At the age of four, Hareven and her parents were forced to leave their home in Chernivtsi and live in an internment camp in the Ukraine due to their Jewish heritage. Hareven and her family survived the Holocaust, and eventually relocated to Palestine. Hareven's early life contributed to her familiarity with languages including German, French, and English, in addition to her native Romanian and Hebrew.[3]
Hareven earned her B.A. at the Hebrew University of Jerusalem in 1960 and her M.A. in Medieval Jewish history at the University of Cincinnati in 1962. She completed her PhD at Ohio State University in American history with a dissertation on Eleanor Roosevelt's role as a social reformer. This research led to the publication of her first book, Eleanor Roosevelt: An American Conscience (1968). She worked with her Ph.D. advisor John H. Bremner and others on Children and Youth in America, a seminal three volume collection that launched the field of the history of childhood. She was among the founders in North America of the history of the family as a serious field of study. She taught at Dalhousie University in Canada briefly before moving to Clark University in Worcester, Massachusetts.
Hareven was a major figure in establishing the field of family history. Before the 1970s, studies of history focused primarily on individuals in positions of power and status in society, such as politicians, military leaders, and those in the upper social classes. Hareven and her colleagues worked to legitimize the day-to-day experiences of "ordinary" people in the working classes as a valid and worthy part of the United States. Hareven was particularly interested in the role of the family as a liaison between individuals and industrial society.
In 1973, while at Clark, she organized a major international conference on the History of the Family. An outgrowth of the conference, a newsletter focused on the history of the family developed into the Journal of Family History in 1975. She later played a role in establishing The History of the Family: An International Quarterly. Her support for the work of younger scholars was a strong and consistent part of her career.
Between 1972 and 1977, Hareven and a group of student assistants conducted hundreds of intensive oral history interviews with former employees of the Amoskeag Manufacturing Company. In the course of this research, Hareven met Randolph Langenbach, an architectural historian and photographer, who was in the process of recording New England industrial buildings for historical preservation. Hareven and Langenbach collaborated on several projects, including Amoskeag: Life and Work in an American Factory City (1978), a result of Hareven's oral history interviews.
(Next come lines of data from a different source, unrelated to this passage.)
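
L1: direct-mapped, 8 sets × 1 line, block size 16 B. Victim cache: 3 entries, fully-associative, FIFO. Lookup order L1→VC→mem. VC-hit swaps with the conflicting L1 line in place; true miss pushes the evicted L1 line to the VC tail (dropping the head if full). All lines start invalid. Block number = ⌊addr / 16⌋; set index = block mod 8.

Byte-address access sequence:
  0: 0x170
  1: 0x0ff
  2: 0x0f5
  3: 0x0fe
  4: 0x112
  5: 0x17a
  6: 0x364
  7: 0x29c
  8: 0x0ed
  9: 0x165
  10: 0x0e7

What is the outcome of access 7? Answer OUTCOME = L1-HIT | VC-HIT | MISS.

0: 0x170 (blk 23, set 7) → MISS  vc=[]
1: 0xff (blk 15, set 7) → MISS  vc=[23]
2: 0xf5 (blk 15, set 7) → L1-HIT  vc=[23]
3: 0xfe (blk 15, set 7) → L1-HIT  vc=[23]
4: 0x112 (blk 17, set 1) → MISS  vc=[23]
5: 0x17a (blk 23, set 7) → VC-HIT  vc=[15]
6: 0x364 (blk 54, set 6) → MISS  vc=[15]
7: 0x29c (blk 41, set 1) → MISS  vc=[15, 17]
8: 0xed (blk 14, set 6) → MISS  vc=[15, 17, 54]
9: 0x165 (blk 22, set 6) → MISS  vc=[17, 54, 14]
10: 0xe7 (blk 14, set 6) → VC-HIT  vc=[17, 54, 22]

OUTCOME = MISS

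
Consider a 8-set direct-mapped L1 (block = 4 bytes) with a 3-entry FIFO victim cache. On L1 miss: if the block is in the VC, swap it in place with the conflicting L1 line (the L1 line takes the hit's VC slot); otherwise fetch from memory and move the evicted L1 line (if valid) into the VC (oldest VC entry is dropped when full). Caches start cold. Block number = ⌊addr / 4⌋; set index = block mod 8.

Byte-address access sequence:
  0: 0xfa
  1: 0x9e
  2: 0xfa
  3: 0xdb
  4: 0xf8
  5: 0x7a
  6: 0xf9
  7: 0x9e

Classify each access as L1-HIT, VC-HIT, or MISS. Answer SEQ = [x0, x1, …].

#0 0xfa→b62/s6 MISS; vc=[]
#1 0x9e→b39/s7 MISS; vc=[]
#2 0xfa→b62/s6 L1-HIT; vc=[]
#3 0xdb→b54/s6 MISS; vc=[62]
#4 0xf8→b62/s6 VC-HIT; vc=[54]
#5 0x7a→b30/s6 MISS; vc=[54,62]
#6 0xf9→b62/s6 VC-HIT; vc=[54,30]
#7 0x9e→b39/s7 L1-HIT; vc=[54,30]

SEQ = [MISS, MISS, L1-HIT, MISS, VC-HIT, MISS, VC-HIT, L1-HIT]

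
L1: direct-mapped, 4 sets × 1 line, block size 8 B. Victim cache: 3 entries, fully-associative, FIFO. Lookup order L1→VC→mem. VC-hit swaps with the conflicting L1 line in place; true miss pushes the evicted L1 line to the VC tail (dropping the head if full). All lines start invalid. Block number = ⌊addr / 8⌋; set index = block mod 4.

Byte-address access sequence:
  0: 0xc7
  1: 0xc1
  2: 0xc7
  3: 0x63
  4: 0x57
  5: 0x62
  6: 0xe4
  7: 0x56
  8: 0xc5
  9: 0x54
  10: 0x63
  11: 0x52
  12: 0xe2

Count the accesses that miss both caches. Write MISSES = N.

0: 0xc7 (blk 24, set 0) → MISS  vc=[]
1: 0xc1 (blk 24, set 0) → L1-HIT  vc=[]
2: 0xc7 (blk 24, set 0) → L1-HIT  vc=[]
3: 0x63 (blk 12, set 0) → MISS  vc=[24]
4: 0x57 (blk 10, set 2) → MISS  vc=[24]
5: 0x62 (blk 12, set 0) → L1-HIT  vc=[24]
6: 0xe4 (blk 28, set 0) → MISS  vc=[24, 12]
7: 0x56 (blk 10, set 2) → L1-HIT  vc=[24, 12]
8: 0xc5 (blk 24, set 0) → VC-HIT  vc=[28, 12]
9: 0x54 (blk 10, set 2) → L1-HIT  vc=[28, 12]
10: 0x63 (blk 12, set 0) → VC-HIT  vc=[28, 24]
11: 0x52 (blk 10, set 2) → L1-HIT  vc=[28, 24]
12: 0xe2 (blk 28, set 0) → VC-HIT  vc=[12, 24]

MISSES = 4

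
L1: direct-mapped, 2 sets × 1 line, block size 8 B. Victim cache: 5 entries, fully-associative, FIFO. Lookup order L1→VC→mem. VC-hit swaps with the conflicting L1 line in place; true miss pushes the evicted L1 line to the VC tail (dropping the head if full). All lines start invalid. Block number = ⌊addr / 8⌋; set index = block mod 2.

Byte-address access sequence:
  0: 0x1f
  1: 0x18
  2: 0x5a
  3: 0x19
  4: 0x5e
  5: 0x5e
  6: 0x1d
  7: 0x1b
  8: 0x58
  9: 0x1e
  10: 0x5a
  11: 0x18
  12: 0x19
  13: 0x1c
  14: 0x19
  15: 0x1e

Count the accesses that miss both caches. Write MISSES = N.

MISSES = 2

#0 0x1f→b3/s1 MISS; vc=[]
#1 0x18→b3/s1 L1-HIT; vc=[]
#2 0x5a→b11/s1 MISS; vc=[3]
#3 0x19→b3/s1 VC-HIT; vc=[11]
#4 0x5e→b11/s1 VC-HIT; vc=[3]
#5 0x5e→b11/s1 L1-HIT; vc=[3]
#6 0x1d→b3/s1 VC-HIT; vc=[11]
#7 0x1b→b3/s1 L1-HIT; vc=[11]
#8 0x58→b11/s1 VC-HIT; vc=[3]
#9 0x1e→b3/s1 VC-HIT; vc=[11]
#10 0x5a→b11/s1 VC-HIT; vc=[3]
#11 0x18→b3/s1 VC-HIT; vc=[11]
#12 0x19→b3/s1 L1-HIT; vc=[11]
#13 0x1c→b3/s1 L1-HIT; vc=[11]
#14 0x19→b3/s1 L1-HIT; vc=[11]
#15 0x1e→b3/s1 L1-HIT; vc=[11]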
The two were married in 1973, and eventually divorced ten years later. Hareven would continue to publish her research on the Amoskeag with her 1982 book Family Time and Industrial Time: The Relationship Between the Family and Work in a New England Industrial Community. Containing statistical research gleaned from her interviews, company records, and patterns of familial relationships, the publication argued that industrial settings like the factory failed to cause a breakdown of family structure, a claim that went against prevailing scholarly ideas.
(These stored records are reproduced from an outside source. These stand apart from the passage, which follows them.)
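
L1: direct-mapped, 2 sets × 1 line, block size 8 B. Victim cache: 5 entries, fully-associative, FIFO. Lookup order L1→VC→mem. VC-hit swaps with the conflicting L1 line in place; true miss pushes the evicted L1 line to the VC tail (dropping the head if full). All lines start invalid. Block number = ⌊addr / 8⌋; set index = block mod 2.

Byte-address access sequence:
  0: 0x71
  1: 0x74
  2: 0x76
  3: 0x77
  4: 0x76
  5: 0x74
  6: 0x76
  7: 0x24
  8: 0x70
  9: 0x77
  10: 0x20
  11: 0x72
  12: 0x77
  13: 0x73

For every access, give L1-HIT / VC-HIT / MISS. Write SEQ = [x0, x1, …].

SEQ = [MISS, L1-HIT, L1-HIT, L1-HIT, L1-HIT, L1-HIT, L1-HIT, MISS, VC-HIT, L1-HIT, VC-HIT, VC-HIT, L1-HIT, L1-HIT]

#0 0x71→b14/s0 MISS; vc=[]
#1 0x74→b14/s0 L1-HIT; vc=[]
#2 0x76→b14/s0 L1-HIT; vc=[]
#3 0x77→b14/s0 L1-HIT; vc=[]
#4 0x76→b14/s0 L1-HIT; vc=[]
#5 0x74→b14/s0 L1-HIT; vc=[]
#6 0x76→b14/s0 L1-HIT; vc=[]
#7 0x24→b4/s0 MISS; vc=[14]
#8 0x70→b14/s0 VC-HIT; vc=[4]
#9 0x77→b14/s0 L1-HIT; vc=[4]
#10 0x20→b4/s0 VC-HIT; vc=[14]
#11 0x72→b14/s0 VC-HIT; vc=[4]
#12 0x77→b14/s0 L1-HIT; vc=[4]
#13 0x73→b14/s0 L1-HIT; vc=[4]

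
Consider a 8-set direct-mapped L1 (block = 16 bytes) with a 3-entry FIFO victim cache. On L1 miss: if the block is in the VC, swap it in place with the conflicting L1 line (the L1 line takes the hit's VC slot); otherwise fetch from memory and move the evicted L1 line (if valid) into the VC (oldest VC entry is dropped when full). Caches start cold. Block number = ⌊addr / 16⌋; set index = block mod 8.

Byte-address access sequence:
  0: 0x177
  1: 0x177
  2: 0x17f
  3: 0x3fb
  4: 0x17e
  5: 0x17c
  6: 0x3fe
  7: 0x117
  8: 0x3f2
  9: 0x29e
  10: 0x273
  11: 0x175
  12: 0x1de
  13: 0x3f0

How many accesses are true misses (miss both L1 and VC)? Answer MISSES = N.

0: 0x177 (blk 23, set 7) → MISS  vc=[]
1: 0x177 (blk 23, set 7) → L1-HIT  vc=[]
2: 0x17f (blk 23, set 7) → L1-HIT  vc=[]
3: 0x3fb (blk 63, set 7) → MISS  vc=[23]
4: 0x17e (blk 23, set 7) → VC-HIT  vc=[63]
5: 0x17c (blk 23, set 7) → L1-HIT  vc=[63]
6: 0x3fe (blk 63, set 7) → VC-HIT  vc=[23]
7: 0x117 (blk 17, set 1) → MISS  vc=[23]
8: 0x3f2 (blk 63, set 7) → L1-HIT  vc=[23]
9: 0x29e (blk 41, set 1) → MISS  vc=[23, 17]
10: 0x273 (blk 39, set 7) → MISS  vc=[23, 17, 63]
11: 0x175 (blk 23, set 7) → VC-HIT  vc=[39, 17, 63]
12: 0x1de (blk 29, set 5) → MISS  vc=[39, 17, 63]
13: 0x3f0 (blk 63, set 7) → VC-HIT  vc=[39, 17, 23]

MISSES = 6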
While working on the two publications mentioned above, Hareven strived to expand the boundaries of her research. From 1979 to 1983, she joined forces with anthropologist Kathleen M. Adams to conduct additional oral history interviews with children, spouses, siblings, and parents of former Amoskeag workers. This new project enabled Hareven to continue tracing lifecourse transitions through several generations of the same family. Repeatedly, she determined that the family did not conform blindly to industrial processes, but maintained and used personal ties to adapt the factory environment to their own needs. Hareven published several articles and book chapters related to this research, which were intended to culminate in a sequel to Family Time and Industrial Time. This volume was unfinished at the time of her death.
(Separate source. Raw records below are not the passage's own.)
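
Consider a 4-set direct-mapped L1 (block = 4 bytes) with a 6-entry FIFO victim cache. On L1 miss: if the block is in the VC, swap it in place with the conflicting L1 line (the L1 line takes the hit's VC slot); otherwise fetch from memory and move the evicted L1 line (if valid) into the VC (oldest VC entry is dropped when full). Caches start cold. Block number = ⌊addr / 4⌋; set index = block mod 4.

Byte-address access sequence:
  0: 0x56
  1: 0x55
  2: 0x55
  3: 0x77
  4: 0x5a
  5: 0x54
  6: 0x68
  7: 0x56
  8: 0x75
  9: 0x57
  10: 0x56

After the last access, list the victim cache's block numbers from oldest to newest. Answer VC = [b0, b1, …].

  [0] addr=0x56 blk=21 s=1: MISS | VC []
  [1] addr=0x55 blk=21 s=1: L1-HIT | VC []
  [2] addr=0x55 blk=21 s=1: L1-HIT | VC []
  [3] addr=0x77 blk=29 s=1: MISS | VC [21]
  [4] addr=0x5a blk=22 s=2: MISS | VC [21]
  [5] addr=0x54 blk=21 s=1: VC-HIT | VC [29]
  [6] addr=0x68 blk=26 s=2: MISS | VC [29, 22]
  [7] addr=0x56 blk=21 s=1: L1-HIT | VC [29, 22]
  [8] addr=0x75 blk=29 s=1: VC-HIT | VC [21, 22]
  [9] addr=0x57 blk=21 s=1: VC-HIT | VC [29, 22]
  [10] addr=0x56 blk=21 s=1: L1-HIT | VC [29, 22]

VC = [29, 22]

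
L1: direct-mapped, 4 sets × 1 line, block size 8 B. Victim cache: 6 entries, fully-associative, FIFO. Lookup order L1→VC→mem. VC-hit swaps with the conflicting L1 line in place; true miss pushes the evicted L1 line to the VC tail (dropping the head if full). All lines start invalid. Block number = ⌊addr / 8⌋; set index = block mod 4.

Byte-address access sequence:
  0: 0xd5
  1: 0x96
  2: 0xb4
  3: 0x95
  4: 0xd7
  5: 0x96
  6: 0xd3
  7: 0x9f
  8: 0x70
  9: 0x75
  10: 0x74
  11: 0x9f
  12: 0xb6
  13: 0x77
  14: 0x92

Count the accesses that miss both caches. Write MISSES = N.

  [0] addr=0xd5 blk=26 s=2: MISS | VC []
  [1] addr=0x96 blk=18 s=2: MISS | VC [26]
  [2] addr=0xb4 blk=22 s=2: MISS | VC [26, 18]
  [3] addr=0x95 blk=18 s=2: VC-HIT | VC [26, 22]
  [4] addr=0xd7 blk=26 s=2: VC-HIT | VC [18, 22]
  [5] addr=0x96 blk=18 s=2: VC-HIT | VC [26, 22]
  [6] addr=0xd3 blk=26 s=2: VC-HIT | VC [18, 22]
  [7] addr=0x9f blk=19 s=3: MISS | VC [18, 22]
  [8] addr=0x70 blk=14 s=2: MISS | VC [18, 22, 26]
  [9] addr=0x75 blk=14 s=2: L1-HIT | VC [18, 22, 26]
  [10] addr=0x74 blk=14 s=2: L1-HIT | VC [18, 22, 26]
  [11] addr=0x9f blk=19 s=3: L1-HIT | VC [18, 22, 26]
  [12] addr=0xb6 blk=22 s=2: VC-HIT | VC [18, 14, 26]
  [13] addr=0x77 blk=14 s=2: VC-HIT | VC [18, 22, 26]
  [14] addr=0x92 blk=18 s=2: VC-HIT | VC [14, 22, 26]

MISSES = 5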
In the early 1980s Hareven was a Fulbright Scholar in Japan. Her travels were motivated by a cross-cultural comparative study to determine whether her findings about New England communities were consistent in other industrial settings around the globe. On her first trip to Japan in 1981, Hareven discovered Nishijin, the silk-weaving district of Kyoto, Japan, which would consume her research for the next ten years. In addition to conducting extensive oral history interviews with Japanese silk weavers, Hareven immersed herself in Japanese culture during her visits. She also guest lectured at Doshisha University in Kyoto. Her research in Japan led to her last book, The Silk Weavers of Kyoto: Family and Work in a Changing traditional Industry, which was published after her death in 2002.
In 1988 Hareven left Clark University to accept a position as professor in the Individual and Family Studies department at the University of Delaware. Hareven's papers are held today at the University of Delaware.